To address this, researchers from an academic team (paper by Lingling Fu and Yongfu Xu) introduce TPMM-DPO (Trajectory-aware Preference-guided Model Merging for Iterative Direct Preference Optimization). The core idea is to treat the sequence of policy models generated during iterative DPO as an optimization trajectory. Instead of relying on a single previous model as the reference, TPMM-DPO adaptively integrates multiple past models using learned fusion weights. This creates a smoother, more robust reference model that mitigates error accumulation from noisy preference data. Experimental results show that standard iterative DPO suffers from performance degradation in middle and later training stages, while TPMM-DPO consistently improves generation quality, achieving higher win rates and reward scores. Ablation studies confirm that learnable-weight fusion outperforms simple averaging, especially in late-stage performance stability.

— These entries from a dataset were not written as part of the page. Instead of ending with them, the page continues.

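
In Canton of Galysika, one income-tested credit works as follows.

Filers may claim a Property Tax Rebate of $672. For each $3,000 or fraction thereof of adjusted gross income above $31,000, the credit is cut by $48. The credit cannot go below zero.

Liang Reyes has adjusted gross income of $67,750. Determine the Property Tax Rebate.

Property Tax Rebate: income exceeds $31,000 by $36,750, which is 13 full-or-partial $3,000 increments; reduction = 13 × $48 = $624, leaving $48.

$48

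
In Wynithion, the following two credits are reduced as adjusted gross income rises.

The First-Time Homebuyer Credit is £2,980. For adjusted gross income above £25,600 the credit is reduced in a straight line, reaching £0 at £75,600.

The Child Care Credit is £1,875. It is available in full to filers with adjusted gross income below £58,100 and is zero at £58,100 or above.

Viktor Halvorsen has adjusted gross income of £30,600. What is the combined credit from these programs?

£4,557

First-Time Homebuyer Credit: £30,600 is £5,000 into a £50,000 phase-out range, leaving 45,000/50,000 of the credit: £2,980 × 45,000/50,000 = £2,682.
Child Care Credit: £30,600 is below the £58,100 cutoff, so the full £1,875 applies.
Total: £2,682 + £1,875 = £4,557.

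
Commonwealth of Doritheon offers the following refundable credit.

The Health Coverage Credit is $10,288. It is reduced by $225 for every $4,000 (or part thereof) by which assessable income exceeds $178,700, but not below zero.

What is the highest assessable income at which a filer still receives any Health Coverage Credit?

After 45 increments the reduction is 45 × $225 = $10,125, leaving $163; one more increment wipes it out. Increment 45 ends at excess 45 × $4,000 = $180,000, so the highest qualifying income is $178,700 + $180,000 = $358,700.

$358,700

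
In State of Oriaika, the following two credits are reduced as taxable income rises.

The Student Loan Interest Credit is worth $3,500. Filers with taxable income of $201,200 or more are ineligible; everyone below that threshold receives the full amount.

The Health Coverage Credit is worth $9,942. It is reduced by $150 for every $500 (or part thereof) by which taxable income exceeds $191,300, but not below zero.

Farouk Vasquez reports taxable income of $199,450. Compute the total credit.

Student Loan Interest Credit: $199,450 is below the $201,200 cutoff, so the full $3,500 applies.
Health Coverage Credit: income exceeds $191,300 by $8,150, which is 17 full-or-partial $500 increments; reduction = 17 × $150 = $2,550, leaving $7,392.
Total: $3,500 + $7,392 = $10,892.

$10,892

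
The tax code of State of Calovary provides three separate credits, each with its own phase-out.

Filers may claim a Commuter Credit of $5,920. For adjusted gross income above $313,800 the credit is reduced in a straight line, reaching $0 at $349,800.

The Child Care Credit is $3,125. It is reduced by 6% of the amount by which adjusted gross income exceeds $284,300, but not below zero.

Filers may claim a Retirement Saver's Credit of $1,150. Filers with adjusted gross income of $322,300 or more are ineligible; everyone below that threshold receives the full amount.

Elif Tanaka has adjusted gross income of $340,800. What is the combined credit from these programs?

$1,480

Commuter Credit: $340,800 is $27,000 into a $36,000 phase-out range, leaving 9,000/36,000 of the credit: $5,920 × 9,000/36,000 = $1,480.
Child Care Credit: 6% of the $56,500 excess over $284,300 is $3,390 ≥ base, so the credit is $0.
Retirement Saver's Credit: $340,800 meets or exceeds the $322,300 cutoff, so the credit is $0.
Total: $1,480 + $0 + $0 = $1,480.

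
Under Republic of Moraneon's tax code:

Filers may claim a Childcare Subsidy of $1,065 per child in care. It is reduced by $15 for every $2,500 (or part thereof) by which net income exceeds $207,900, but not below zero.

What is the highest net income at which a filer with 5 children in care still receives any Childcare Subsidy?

Full credit = 5 × $1,065 = $5,325.
After 354 increments the reduction is 354 × $15 = $5,310, leaving $15; one more increment wipes it out. Increment 354 ends at excess 354 × $2,500 = $885,000, so the highest qualifying income is $207,900 + $885,000 = $1,092,900.

$1,092,900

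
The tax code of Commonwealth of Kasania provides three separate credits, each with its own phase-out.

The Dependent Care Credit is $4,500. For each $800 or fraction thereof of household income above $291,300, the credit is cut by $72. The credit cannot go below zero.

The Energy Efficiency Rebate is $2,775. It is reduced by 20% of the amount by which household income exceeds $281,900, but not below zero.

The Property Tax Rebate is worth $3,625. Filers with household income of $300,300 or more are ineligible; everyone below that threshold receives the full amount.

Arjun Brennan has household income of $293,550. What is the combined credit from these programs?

Dependent Care Credit: income exceeds $291,300 by $2,250, which is 3 full-or-partial $800 increments; reduction = 3 × $72 = $216, leaving $4,284.
Energy Efficiency Rebate: 20% of the $11,650 excess over $281,900 is $2,330; credit = $2,775 − $2,330 = $445.
Property Tax Rebate: $293,550 is below the $300,300 cutoff, so the full $3,625 applies.
Total: $4,284 + $445 + $3,625 = $8,354.

$8,354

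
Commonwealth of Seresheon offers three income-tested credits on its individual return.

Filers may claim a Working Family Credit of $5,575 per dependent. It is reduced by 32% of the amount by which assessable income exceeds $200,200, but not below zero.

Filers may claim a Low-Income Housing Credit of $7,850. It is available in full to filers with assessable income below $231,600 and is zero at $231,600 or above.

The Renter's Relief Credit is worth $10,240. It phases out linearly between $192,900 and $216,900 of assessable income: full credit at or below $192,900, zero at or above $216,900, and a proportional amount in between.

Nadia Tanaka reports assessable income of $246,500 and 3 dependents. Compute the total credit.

$1,909

Working Family Credit: base = 3 × $5,575 = $16,725. 32% of the $46,300 excess over $200,200 is $14,816; credit = $16,725 − $14,816 = $1,909.
Low-Income Housing Credit: $246,500 meets or exceeds the $231,600 cutoff, so the credit is $0.
Renter's Relief Credit: $246,500 is at or above $216,900, so the credit is $0.
Total: $1,909 + $0 + $0 = $1,909.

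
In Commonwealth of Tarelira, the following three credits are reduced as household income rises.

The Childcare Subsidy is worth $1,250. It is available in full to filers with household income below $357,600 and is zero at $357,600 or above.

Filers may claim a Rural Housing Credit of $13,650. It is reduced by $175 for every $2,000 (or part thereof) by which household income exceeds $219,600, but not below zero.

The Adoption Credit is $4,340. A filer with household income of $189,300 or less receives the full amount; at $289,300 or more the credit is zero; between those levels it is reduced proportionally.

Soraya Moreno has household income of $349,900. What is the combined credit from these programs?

$3,350

Childcare Subsidy: $349,900 is below the $357,600 cutoff, so the full $1,250 applies.
Rural Housing Credit: income exceeds $219,600 by $130,300, which is 66 full-or-partial $2,000 increments; reduction = 66 × $175 = $11,550, leaving $2,100.
Adoption Credit: $349,900 is at or above $289,300, so the credit is $0.
Total: $1,250 + $2,100 + $0 = $3,350.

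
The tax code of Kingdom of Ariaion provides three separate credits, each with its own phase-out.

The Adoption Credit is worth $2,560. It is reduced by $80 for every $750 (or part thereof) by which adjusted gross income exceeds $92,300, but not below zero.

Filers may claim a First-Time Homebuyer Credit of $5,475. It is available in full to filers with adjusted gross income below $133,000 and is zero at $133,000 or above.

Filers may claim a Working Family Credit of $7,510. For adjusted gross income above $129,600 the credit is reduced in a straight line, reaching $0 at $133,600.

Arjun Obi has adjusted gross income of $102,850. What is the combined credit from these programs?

Adoption Credit: income exceeds $92,300 by $10,550, which is 15 full-or-partial $750 increments; reduction = 15 × $80 = $1,200, leaving $1,360.
First-Time Homebuyer Credit: $102,850 is below the $133,000 cutoff, so the full $5,475 applies.
Working Family Credit: $102,850 is at or below the $129,600 threshold, so the full $7,510 applies.
Total: $1,360 + $5,475 + $7,510 = $14,345.

$14,345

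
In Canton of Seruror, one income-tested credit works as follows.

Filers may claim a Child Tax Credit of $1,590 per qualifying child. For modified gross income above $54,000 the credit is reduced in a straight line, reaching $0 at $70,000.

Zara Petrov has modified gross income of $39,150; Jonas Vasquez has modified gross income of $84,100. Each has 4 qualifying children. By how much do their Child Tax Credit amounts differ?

$6,360

Zara ($39,150): Child Tax Credit: base = 4 × $1,590 = $6,360. $39,150 is at or below the $54,000 threshold, so the full $6,360 applies.
Jonas ($84,100): Child Tax Credit: base = 4 × $1,590 = $6,360. $84,100 is at or above $70,000, so the credit is $0.
Difference: |$6,360 − $0| = $6,360.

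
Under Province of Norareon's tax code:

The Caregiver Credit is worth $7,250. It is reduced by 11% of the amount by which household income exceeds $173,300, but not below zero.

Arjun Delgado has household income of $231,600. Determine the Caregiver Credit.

Caregiver Credit: 11% of the $58,300 excess over $173,300 is $6,413; credit = $7,250 − $6,413 = $837.

$837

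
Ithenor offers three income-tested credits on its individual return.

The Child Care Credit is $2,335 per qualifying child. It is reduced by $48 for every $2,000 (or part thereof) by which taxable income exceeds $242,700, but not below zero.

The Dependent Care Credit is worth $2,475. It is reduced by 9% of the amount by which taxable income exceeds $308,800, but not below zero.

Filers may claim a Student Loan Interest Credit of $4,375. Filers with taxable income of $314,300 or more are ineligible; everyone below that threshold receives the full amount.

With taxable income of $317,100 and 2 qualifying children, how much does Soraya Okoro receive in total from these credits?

$4,574

Child Care Credit: base = 2 × $2,335 = $4,670. income exceeds $242,700 by $74,400, which is 38 full-or-partial $2,000 increments; reduction = 38 × $48 = $1,824, leaving $2,846.
Dependent Care Credit: 9% of the $8,300 excess over $308,800 is $747; credit = $2,475 − $747 = $1,728.
Student Loan Interest Credit: $317,100 meets or exceeds the $314,300 cutoff, so the credit is $0.
Total: $2,846 + $1,728 + $0 = $4,574.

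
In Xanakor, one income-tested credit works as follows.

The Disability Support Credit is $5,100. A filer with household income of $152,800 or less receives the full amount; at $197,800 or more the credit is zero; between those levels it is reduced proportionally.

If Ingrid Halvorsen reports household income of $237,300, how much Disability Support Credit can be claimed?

Disability Support Credit: $237,300 is at or above $197,800, so the credit is $0.

$0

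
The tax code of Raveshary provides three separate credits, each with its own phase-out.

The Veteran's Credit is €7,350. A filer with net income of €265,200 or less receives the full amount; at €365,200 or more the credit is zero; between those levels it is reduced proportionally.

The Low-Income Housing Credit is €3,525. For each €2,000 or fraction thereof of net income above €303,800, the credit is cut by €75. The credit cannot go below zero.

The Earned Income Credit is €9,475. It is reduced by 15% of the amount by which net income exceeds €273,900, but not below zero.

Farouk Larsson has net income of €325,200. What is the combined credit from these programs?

€7,420

Veteran's Credit: €325,200 is €60,000 into a €100,000 phase-out range, leaving 40,000/100,000 of the credit: €7,350 × 40,000/100,000 = €2,940.
Low-Income Housing Credit: income exceeds €303,800 by €21,400, which is 11 full-or-partial €2,000 increments; reduction = 11 × €75 = €825, leaving €2,700.
Earned Income Credit: 15% of the €51,300 excess over €273,900 is €7,695; credit = €9,475 − €7,695 = €1,780.
Total: €2,940 + €2,700 + €1,780 = €7,420.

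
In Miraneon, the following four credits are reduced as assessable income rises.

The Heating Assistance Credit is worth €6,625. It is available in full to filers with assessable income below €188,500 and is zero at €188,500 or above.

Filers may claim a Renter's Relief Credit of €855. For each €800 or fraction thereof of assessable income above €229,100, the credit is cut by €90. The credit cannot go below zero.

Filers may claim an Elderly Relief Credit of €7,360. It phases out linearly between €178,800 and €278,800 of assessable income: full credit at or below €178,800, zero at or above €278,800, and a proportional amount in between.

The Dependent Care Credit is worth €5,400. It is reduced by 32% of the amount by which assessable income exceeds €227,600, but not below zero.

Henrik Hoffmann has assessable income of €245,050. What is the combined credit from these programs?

€2,484

Heating Assistance Credit: €245,050 meets or exceeds the €188,500 cutoff, so the credit is €0.
Renter's Relief Credit: income exceeds €229,100 by €15,950 → 20 increments × €90 = €1,800 ≥ base, so the credit is €0.
Elderly Relief Credit: €245,050 is €66,250 into a €100,000 phase-out range, leaving 33,750/100,000 of the credit: €7,360 × 33,750/100,000 = €2,484.
Dependent Care Credit: 32% of the €17,450 excess over €227,600 is €5,584 ≥ base, so the credit is €0.
Total: €0 + €0 + €2,484 + €0 = €2,484.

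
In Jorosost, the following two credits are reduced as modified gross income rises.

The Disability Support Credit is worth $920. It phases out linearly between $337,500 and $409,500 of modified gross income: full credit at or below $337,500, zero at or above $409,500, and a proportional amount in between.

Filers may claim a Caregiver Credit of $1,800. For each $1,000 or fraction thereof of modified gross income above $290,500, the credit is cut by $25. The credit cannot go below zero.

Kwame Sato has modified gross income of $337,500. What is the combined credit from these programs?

Disability Support Credit: $337,500 is at or below the $337,500 threshold, so the full $920 applies.
Caregiver Credit: income exceeds $290,500 by $47,000, which is 47 full-or-partial $1,000 increments; reduction = 47 × $25 = $1,175, leaving $625.
Total: $920 + $625 = $1,545.

$1,545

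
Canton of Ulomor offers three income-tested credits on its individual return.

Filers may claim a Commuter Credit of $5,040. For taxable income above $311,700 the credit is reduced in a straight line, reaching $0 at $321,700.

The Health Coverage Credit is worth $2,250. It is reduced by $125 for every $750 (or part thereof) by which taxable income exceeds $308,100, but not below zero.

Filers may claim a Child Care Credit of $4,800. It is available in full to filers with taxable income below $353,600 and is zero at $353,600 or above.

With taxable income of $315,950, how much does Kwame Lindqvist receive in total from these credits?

$8,573

Commuter Credit: $315,950 is $4,250 into a $10,000 phase-out range, leaving 5,750/10,000 of the credit: $5,040 × 5,750/10,000 = $2,898.
Health Coverage Credit: income exceeds $308,100 by $7,850, which is 11 full-or-partial $750 increments; reduction = 11 × $125 = $1,375, leaving $875.
Child Care Credit: $315,950 is below the $353,600 cutoff, so the full $4,800 applies.
Total: $2,898 + $875 + $4,800 = $8,573.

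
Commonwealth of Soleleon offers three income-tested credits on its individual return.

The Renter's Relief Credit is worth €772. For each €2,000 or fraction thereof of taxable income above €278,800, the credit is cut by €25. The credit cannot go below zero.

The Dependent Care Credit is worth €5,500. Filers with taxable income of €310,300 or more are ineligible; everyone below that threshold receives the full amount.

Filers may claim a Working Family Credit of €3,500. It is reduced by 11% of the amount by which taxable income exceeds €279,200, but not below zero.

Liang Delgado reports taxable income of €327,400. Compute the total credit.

€147

Renter's Relief Credit: income exceeds €278,800 by €48,600, which is 25 full-or-partial €2,000 increments; reduction = 25 × €25 = €625, leaving €147.
Dependent Care Credit: €327,400 meets or exceeds the €310,300 cutoff, so the credit is €0.
Working Family Credit: 11% of the €48,200 excess over €279,200 is €5,302 ≥ base, so the credit is €0.
Total: €147 + €0 + €0 = €147.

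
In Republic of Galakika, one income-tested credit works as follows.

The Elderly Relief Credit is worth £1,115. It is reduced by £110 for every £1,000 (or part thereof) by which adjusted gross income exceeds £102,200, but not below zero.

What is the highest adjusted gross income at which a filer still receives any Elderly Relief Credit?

After 10 increments the reduction is 10 × £110 = £1,100, leaving £15; one more increment wipes it out. Increment 10 ends at excess 10 × £1,000 = £10,000, so the highest qualifying income is £102,200 + £10,000 = £112,200.

£112,200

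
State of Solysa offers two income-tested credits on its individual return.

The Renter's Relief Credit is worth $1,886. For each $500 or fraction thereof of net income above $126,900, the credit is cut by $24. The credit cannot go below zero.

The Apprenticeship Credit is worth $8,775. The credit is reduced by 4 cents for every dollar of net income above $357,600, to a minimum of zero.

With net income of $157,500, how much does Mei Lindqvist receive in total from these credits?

$9,173

Renter's Relief Credit: income exceeds $126,900 by $30,600, which is 62 full-or-partial $500 increments; reduction = 62 × $24 = $1,488, leaving $398.
Apprenticeship Credit: $157,500 is at or below the $357,600 threshold, so the full $8,775 applies.
Total: $398 + $8,775 = $9,173.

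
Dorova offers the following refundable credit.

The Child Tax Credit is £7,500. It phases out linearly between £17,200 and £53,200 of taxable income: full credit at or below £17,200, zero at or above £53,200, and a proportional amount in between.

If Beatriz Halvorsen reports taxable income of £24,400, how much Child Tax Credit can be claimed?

Child Tax Credit: £24,400 is £7,200 into a £36,000 phase-out range, leaving 28,800/36,000 of the credit: £7,500 × 28,800/36,000 = £6,000.

£6,000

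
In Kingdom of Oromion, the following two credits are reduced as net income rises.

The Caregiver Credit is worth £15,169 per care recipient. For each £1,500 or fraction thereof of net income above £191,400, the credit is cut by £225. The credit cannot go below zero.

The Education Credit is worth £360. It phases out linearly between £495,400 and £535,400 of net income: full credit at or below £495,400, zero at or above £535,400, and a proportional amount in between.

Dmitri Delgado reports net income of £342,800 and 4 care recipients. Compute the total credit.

£38,311

Caregiver Credit: base = 4 × £15,169 = £60,676. income exceeds £191,400 by £151,400, which is 101 full-or-partial £1,500 increments; reduction = 101 × £225 = £22,725, leaving £37,951.
Education Credit: £342,800 is at or below the £495,400 threshold, so the full £360 applies.
Total: £37,951 + £360 = £38,311.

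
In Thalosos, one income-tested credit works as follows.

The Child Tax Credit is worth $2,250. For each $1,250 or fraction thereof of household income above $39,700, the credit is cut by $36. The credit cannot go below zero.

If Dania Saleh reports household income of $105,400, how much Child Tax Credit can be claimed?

Child Tax Credit: income exceeds $39,700 by $65,700, which is 53 full-or-partial $1,250 increments; reduction = 53 × $36 = $1,908, leaving $342.

$342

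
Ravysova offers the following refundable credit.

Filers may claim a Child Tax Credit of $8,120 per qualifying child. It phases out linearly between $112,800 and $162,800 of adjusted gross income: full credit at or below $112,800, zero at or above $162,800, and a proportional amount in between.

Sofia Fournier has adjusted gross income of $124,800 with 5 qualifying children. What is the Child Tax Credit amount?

Child Tax Credit: base = 5 × $8,120 = $40,600. $124,800 is $12,000 into a $50,000 phase-out range, leaving 38,000/50,000 of the credit: $40,600 × 38,000/50,000 = $30,856.

$30,856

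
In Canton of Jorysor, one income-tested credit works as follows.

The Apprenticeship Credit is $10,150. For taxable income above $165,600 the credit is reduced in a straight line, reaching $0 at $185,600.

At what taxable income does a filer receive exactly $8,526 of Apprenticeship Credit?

$8,526 is 8,526/10,150 of the full $10,150, so 1,624/10,150 of the $20,000 range has been used: income = $165,600 + $20,000 × 1,624/10,150 = $168,800.

$168,800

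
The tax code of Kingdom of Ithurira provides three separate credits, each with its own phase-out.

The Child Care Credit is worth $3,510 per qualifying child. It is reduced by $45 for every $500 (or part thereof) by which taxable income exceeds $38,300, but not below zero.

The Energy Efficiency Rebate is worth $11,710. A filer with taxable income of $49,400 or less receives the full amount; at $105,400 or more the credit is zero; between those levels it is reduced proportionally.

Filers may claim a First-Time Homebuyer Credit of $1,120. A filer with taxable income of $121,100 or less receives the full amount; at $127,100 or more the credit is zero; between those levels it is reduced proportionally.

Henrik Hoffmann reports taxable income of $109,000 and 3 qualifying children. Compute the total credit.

Child Care Credit: base = 3 × $3,510 = $10,530. income exceeds $38,300 by $70,700, which is 142 full-or-partial $500 increments; reduction = 142 × $45 = $6,390, leaving $4,140.
Energy Efficiency Rebate: $109,000 is at or above $105,400, so the credit is $0.
First-Time Homebuyer Credit: $109,000 is at or below the $121,100 threshold, so the full $1,120 applies.
Total: $4,140 + $0 + $1,120 = $5,260.

$5,260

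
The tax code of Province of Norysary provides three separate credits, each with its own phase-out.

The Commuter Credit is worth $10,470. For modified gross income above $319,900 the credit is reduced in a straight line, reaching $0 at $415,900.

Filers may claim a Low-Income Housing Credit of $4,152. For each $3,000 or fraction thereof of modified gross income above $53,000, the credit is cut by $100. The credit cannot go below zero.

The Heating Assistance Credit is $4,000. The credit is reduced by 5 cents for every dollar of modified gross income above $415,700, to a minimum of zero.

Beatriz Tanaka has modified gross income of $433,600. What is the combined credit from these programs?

$3,105

Commuter Credit: $433,600 is at or above $415,900, so the credit is $0.
Low-Income Housing Credit: income exceeds $53,000 by $380,600 → 127 increments × $100 = $12,700 ≥ base, so the credit is $0.
Heating Assistance Credit: 5% of the $17,900 excess over $415,700 is $895; credit = $4,000 − $895 = $3,105.
Total: $0 + $0 + $3,105 = $3,105.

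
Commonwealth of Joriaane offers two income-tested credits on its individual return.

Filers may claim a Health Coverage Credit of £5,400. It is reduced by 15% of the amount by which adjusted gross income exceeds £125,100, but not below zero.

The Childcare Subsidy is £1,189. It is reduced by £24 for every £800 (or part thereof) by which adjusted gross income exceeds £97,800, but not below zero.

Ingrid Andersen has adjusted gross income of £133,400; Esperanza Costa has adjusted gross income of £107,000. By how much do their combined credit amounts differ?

Ingrid (£133,400): Health Coverage Credit: 15% of the £8,300 excess over £125,100 is £1,245; credit = £5,400 − £1,245 = £4,155. Childcare Subsidy: income exceeds £97,800 by £35,600, which is 45 full-or-partial £800 increments; reduction = 45 × £24 = £1,080, leaving £109. total £4,155 + £109 = £4,264
Esperanza (£107,000): Health Coverage Credit: £107,000 is at or below the £125,100 threshold, so the full £5,400 applies. Childcare Subsidy: income exceeds £97,800 by £9,200, which is 12 full-or-partial £800 increments; reduction = 12 × £24 = £288, leaving £901. total £5,400 + £901 = £6,301
Difference: |£4,264 − £6,301| = £2,037.

£2,037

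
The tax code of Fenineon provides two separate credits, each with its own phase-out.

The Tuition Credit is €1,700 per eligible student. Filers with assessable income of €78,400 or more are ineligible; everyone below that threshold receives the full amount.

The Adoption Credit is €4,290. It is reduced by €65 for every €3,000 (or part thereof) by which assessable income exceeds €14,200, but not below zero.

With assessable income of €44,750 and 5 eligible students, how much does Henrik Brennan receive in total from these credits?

Tuition Credit: base = 5 × €1,700 = €8,500. €44,750 is below the €78,400 cutoff, so the full €8,500 applies.
Adoption Credit: income exceeds €14,200 by €30,550, which is 11 full-or-partial €3,000 increments; reduction = 11 × €65 = €715, leaving €3,575.
Total: €8,500 + €3,575 = €12,075.

€12,075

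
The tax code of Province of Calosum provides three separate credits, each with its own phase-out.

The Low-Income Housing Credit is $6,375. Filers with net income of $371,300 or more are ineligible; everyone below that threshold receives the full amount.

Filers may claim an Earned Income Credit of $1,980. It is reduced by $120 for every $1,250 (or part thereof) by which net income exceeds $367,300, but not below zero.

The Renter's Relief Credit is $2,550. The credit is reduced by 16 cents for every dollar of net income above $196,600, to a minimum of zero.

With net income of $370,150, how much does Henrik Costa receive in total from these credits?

$7,995

Low-Income Housing Credit: $370,150 is below the $371,300 cutoff, so the full $6,375 applies.
Earned Income Credit: income exceeds $367,300 by $2,850, which is 3 full-or-partial $1,250 increments; reduction = 3 × $120 = $360, leaving $1,620.
Renter's Relief Credit: 16% of the $173,550 excess over $196,600 is $27,768 ≥ base, so the credit is $0.
Total: $6,375 + $1,620 + $0 = $7,995.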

- Standard iterative DPO accumulates errors from noisy preferences, causing late-stage performance drops.
- TPMM-DPO merges multiple policy models along the optimization trajectory using learned fusion weights.
- Achieves higher win rates and reward scores on both in-domain and out-of-domain evaluations.
Why It Matters
Stable, high-quality LLM alignment without performance cliffs—critical for production deployments requiring consistent improvement.